If there were ever a man to exploit this precarious moment for our country and our form of government, it’s Trump. Sending 5,400 troops to U.S. border communities during the midterm elections. Organizing Border Patrol “crowd control” exercises in El Paso on election day. Defying our laws by taking children from their parents, keeping kids in tent camps, turning back refugees at our ports. Calling the press “the enemy of the people” and celebrating violence against members of the media. Pitting Americans against each other based on race and religion and immigration status. Inviting us to hate openly, to call Mexican immigrants rapists and criminals, to call asylum seekers animals, to describe Klansmen and neo-Nazis as very fine people. Seeking to disenfranchise fellow Americans with made up fears of voter fraud. Isolating us from the other great democracies as he cozies up to dictators and thugs. Lying again and again. Making a mockery of the United States – once the indispensable nation, the hope of mankind.

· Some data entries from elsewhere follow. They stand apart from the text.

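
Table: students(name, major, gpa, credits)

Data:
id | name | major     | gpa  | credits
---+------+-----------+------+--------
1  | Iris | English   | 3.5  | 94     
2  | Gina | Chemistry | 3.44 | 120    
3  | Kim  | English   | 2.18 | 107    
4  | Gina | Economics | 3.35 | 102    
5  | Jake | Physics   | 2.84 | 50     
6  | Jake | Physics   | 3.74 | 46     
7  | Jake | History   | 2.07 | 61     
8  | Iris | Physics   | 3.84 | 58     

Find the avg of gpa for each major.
SELECT major, AVG(gpa) as result
FROM students
GROUP BY major

Result:
  Chemistry: 3.44
  Economics: 3.35
  English: 2.84
  History: 2.07
  Physics: 3.47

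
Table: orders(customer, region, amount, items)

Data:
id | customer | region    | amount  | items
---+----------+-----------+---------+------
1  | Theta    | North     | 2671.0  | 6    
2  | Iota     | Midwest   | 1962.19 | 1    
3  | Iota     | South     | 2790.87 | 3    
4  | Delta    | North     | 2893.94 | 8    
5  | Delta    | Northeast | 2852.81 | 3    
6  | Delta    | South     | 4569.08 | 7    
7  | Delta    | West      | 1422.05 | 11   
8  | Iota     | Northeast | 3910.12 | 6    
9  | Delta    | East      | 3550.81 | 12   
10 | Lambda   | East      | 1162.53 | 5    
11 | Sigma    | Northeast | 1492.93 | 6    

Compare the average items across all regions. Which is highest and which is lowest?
SELECT region, AVG(items)
FROM orders
GROUP BY region
ORDER BY AVG(items)

All groups:
  Midwest: 1.00
  Northeast: 5.00
  South: 5.00
  North: 7.00
  East: 8.50
  West: 11.00

Highest: West (11.00)
Lowest: Midwest (1.00)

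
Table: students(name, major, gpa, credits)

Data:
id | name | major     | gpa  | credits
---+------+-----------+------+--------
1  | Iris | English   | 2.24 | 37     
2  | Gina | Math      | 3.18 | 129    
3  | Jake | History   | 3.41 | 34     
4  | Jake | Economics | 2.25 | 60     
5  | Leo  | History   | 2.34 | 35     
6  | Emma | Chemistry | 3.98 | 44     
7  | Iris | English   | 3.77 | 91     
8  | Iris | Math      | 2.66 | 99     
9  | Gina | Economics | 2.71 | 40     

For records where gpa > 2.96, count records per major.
SELECT major, COUNT(*)
FROM students
WHERE gpa > 2.96
GROUP BY major

Note: WHERE filters rows before grouping.

Result:
  Chemistry: 1
  English: 1
  History: 1
  Math: 1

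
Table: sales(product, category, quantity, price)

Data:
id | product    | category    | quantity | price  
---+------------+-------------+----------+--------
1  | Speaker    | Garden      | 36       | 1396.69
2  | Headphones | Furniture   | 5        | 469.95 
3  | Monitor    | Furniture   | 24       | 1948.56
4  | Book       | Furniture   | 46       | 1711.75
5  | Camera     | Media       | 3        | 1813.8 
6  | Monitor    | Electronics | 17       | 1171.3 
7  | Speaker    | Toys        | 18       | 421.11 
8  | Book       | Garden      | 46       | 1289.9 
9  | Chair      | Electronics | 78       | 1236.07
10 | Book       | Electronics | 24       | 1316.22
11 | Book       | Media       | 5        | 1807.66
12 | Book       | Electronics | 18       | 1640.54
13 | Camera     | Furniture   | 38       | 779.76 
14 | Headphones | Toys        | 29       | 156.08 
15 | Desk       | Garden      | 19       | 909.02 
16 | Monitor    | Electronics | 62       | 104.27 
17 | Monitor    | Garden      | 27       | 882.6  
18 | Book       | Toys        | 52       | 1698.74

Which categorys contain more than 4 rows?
SELECT category, COUNT(*) as cnt
FROM sales
GROUP BY category
HAVING COUNT(*) > 4

Result:
  Electronics: 5

Note: HAVING filters groups after aggregation, WHERE filters rows before.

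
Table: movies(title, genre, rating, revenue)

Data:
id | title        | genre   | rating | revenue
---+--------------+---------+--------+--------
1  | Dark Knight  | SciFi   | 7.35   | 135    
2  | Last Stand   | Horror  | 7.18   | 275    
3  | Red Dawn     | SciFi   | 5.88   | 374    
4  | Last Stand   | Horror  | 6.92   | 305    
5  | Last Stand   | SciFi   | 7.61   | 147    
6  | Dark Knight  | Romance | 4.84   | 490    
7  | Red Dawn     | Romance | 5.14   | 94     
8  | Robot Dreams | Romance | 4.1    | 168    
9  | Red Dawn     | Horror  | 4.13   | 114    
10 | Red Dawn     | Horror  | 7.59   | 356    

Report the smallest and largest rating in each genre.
SELECT genre, MIN(rating), MAX(rating)
FROM movies
GROUP BY genre

Result:
  Horror: min=4.13, max=7.59
  Romance: min=4.10, max=5.14
  SciFi: min=5.88, max=7.61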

So, we can engage in the immediate fights about blame for this latest shutdown… fall into his arguments about a wall, or steel slats, at a time of record border security and in the face of asylum seekers – our neighbors – fleeing the deadliest countries in the world… we can respond to his name-calling and grotesque, bizarre behavior… or we can pull up, look back at this moment from the future and see exactly what is happening to our country.
We are at risk of losing those things that make us special, unique, exceptional, those things that make us the destination for people the world over, looking for a better life and fleeing countries who lack our institutions, our rule of law, our stability.
If ever there was a time to put country over party it is now. This is not about a wall, it’s not about border security, it’s not about Democrats and Republicans. It’s about the future of our country – whether our children and grandchildren will thank us or blame us. Whether we will lose what was fought for, made more perfect, by the men and women who risked and lost their lives at Antietam, on Omaha beach, in Jackson, Mississippi… whether we will be defined by greatness and ambition or pettiness and fear. Whether we will continue to live in the world’s greatest democracy, or something else.
My hope for our country is that we can pull out of this quagmire and emerge a stronger, more unified country once we have a more stable government and government leader.
My wish for all my readers is that you have a happy, blessed New Year.